When the respondents making a return of the writ state that they have never had custody over the person who is the subject of the writ, the petition must be dismissed, in the absence of definite evidence to the contrary.””


In the present application, for writ of habeas corpus to issue, it was required to be established on behalf of the Applicants, that the Applicants were being unlawfully detained by the police or by a government agency. It has not been established to the satisfaction of this court that the Applicants are in custody of or are being detained by the police or any other government agency. It was alleged that the Applicants could be in the custody of the National Intelligence Service. No cogent evidence was placed before this court to support this allegation. This court considers such assertion to be merely speculative and devoid of any truth. This court is satisfied that the State has placed evidence before it that the Applicants are not in its custody. There was no reason put forward by the families of the Applicants which would lead this court to the conclusion that the State was holding the Applicants in its custody. What is clear, however, is that the Applicants’ disappearance may be connected with the fluid political situation in South Sudan particularly in relation to the South Sudanese current political difference between the leading political players. The police should investigate this angle.

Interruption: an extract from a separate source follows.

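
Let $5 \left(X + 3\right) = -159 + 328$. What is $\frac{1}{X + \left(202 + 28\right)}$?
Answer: $\frac{5}{1304} \approx 0.0038344$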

Having carefully evaluated the facts of this case, this court concludes that the Applicants’ disappearance is as a result of foul play by persons for the time being unknown.  The Applicants’ disappearance is a criminal act of abduction which the police should thoroughly investigate. There is no evidence placed before this court that the government of Kenya or its security agents had anything to do with the disappearance of the Applicants. The government of Kenya, on the face of it, has nothing to gain from the Applicants’ disappearance. In fact, since it was served, the government of Kenya, and specifically the police has complied with the directions issued by the court in regard to the investigations of the disappearance of the Applicants.


In the premises therefore, this court reach the determination that the application of habeas corpus cannot in the circumstances of this application be granted. The Applicants are not in the custody of the police or any government agency in Kenya. The Applicants’ disappearance can only be as a result of a criminal act of abduction by persons for the time being unknown which the police should investigate.  It is so ordered.